Job responsibilities:
- Collaborate with product and engineering teams to deliver robust cloud-based solutions that drive enhanced customer experiences.
- Own end-to-end platform issues, problem management & help provide solutions to platform production issues on the AWS Cloud & ensure the applications are available as expected.
- Guide various product teams on the standards and best practices related to the Public Cloud process and help them mitigate issues in production cloud with minimal downtime.
- Lead a team to Develop, enhance, and maintain established standards and best practices, Drive, self-service, and deliver on a strategy to operate on a build broad use of Amazon's utility computing web services (e.g., AWS EC2, AWS S3, AWS RDS, AWS CloudFront, AWS EFS, CloudWatch, EKS)
- Analyze upcoming platform level changes into production ensure communication of relevant impact.

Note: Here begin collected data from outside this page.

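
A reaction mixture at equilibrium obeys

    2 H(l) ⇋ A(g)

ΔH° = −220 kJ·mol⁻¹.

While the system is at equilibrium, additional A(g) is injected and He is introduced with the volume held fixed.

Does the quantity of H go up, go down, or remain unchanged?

Adding A (g), a product, drives the reaction to the left.
At constant volume, adding an inert gas leaves every reacting species' partial pressure unchanged, so Q is unchanged — no shift from this change.
The net shift is to the left. H is a reactant, so its amount increases.

increases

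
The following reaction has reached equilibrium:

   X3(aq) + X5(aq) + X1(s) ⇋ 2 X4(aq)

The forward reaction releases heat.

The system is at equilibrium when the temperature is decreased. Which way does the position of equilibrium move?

right

The forward reaction is exothermic. Lowering T favours the exothermic direction — shift to the right.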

- Identify opportunities to improve resiliency, availability, secure, high performing platforms in Public Cloud using JPMC best practices. Improve reliability, quality, and reduce to time to resolve issues in production incidents on software applications in prod.
- Implement continuous process improvement, including but not limited to policy, procedures, and production monitoring and reduce time to resolve. Identify, coordinate, and implement initiatives/projects and activities that create efficiencies and optimize technical processing.
- Measure and optimize system performance, with an eye toward pushing our capabilities forward, getting ahead of customer needs, and innovating to continually improve.
- Provide primary operational support and engineering for the public cloud platform. Show leadership for any production issue and manage all the corresponding team in working towards fix and also should ensure minimal customer impact.
- Debug and optimize systems and automate routine tasks. Collaborate with a cross-functional team to identify potential risks in production and opportunities to improve user experiences at every interaction. Drive work streams to ensure Applications meet strict operational readiness for Public Cloud On-boarding. Evaluate production readiness through game days, resiliency tests and chaos engineering exercises.
- Utilize programming languages like Java, Python, SQL, Node, Go, and Scala, Open Source RDBMS and NoSQL databases, Container Orchestration services including Docker and Kubernetes, and a variety of AWS tools and services
Required qualifications, capabilities, and skills
- Formal training or certification in software engineering concepts and 10+ years applied experience. In addition, 5+ years of experience in building or supporting environments on AWS using Terraform, which includes working with services like EC2, ELB, RDS, and S3
- Strong understanding of business technology drivers and their impact on architecture design, performance and monitoring, best practices. Dynamic individual with excellent communication skills, who can adapt verbiage and style to the audience at hand and deliver critical information in a clear and concise message.
- Strong analytical thinker, with business acumen and the ability to assimilate information quickly, with a solution-based focus on incident and problem management.
- Expertise using DevOps tools in a cloud environment, such as Ansible, Artifactory, Docker, GitHub, Jenkins. Expertise using monitoring solutions like CloudWatch, Prometheus, Datadog. Experience/Knowledge of writing Infrastructure-as-Code (IaC), using tools like CloudFormation or Terraform
- Experience with one or more public cloud platforms like AWS, GCP, Azure . Experience with one or more automation tools like Terraform, Puppet, Ansible
- Experience with high volume, mission critical applications and their interdependencies with other applications and databases
- Ability to leverage Splunk and Dynatrace to identify and troubleshoot issues. Experience of ITIL process such as incident, problem, and life cycle management. Experience with high volume, mission critical applications, and building upon messaging and or event-driven architectures.
- Knowledge of container platforms such as Docker and Kubernetes. Strong understanding of architecture, design, and business processes. Keen understanding of financial and budget management, control and optimization of Public Cloud expenses
- Experience in working in in large, collaborative teams to achieve organizational goals. Passionate about building an innovative culture.
- Experience with production/non-production support of highly available applications. Experience with system performance monitoring and operational capacity management
- Strong communication and collaboration skills
Preferred qualifications, capabilities and skills
- Bachelor’s degree in computer science or other technical, scientific discipline
- A proactive approach to spotting problems, areas for improvement, and performance bottlenecks
- AWS Certification.
- SRE mindset Culture/Approaches: To run better production systems by creating engineering solutions to operational problems.
- Ability to program (structured and OO) with one or more high level languages, such as Python, Java, C/C++, Ruby, and JavaScript
- Ansible and other dev ops tools is added advantage.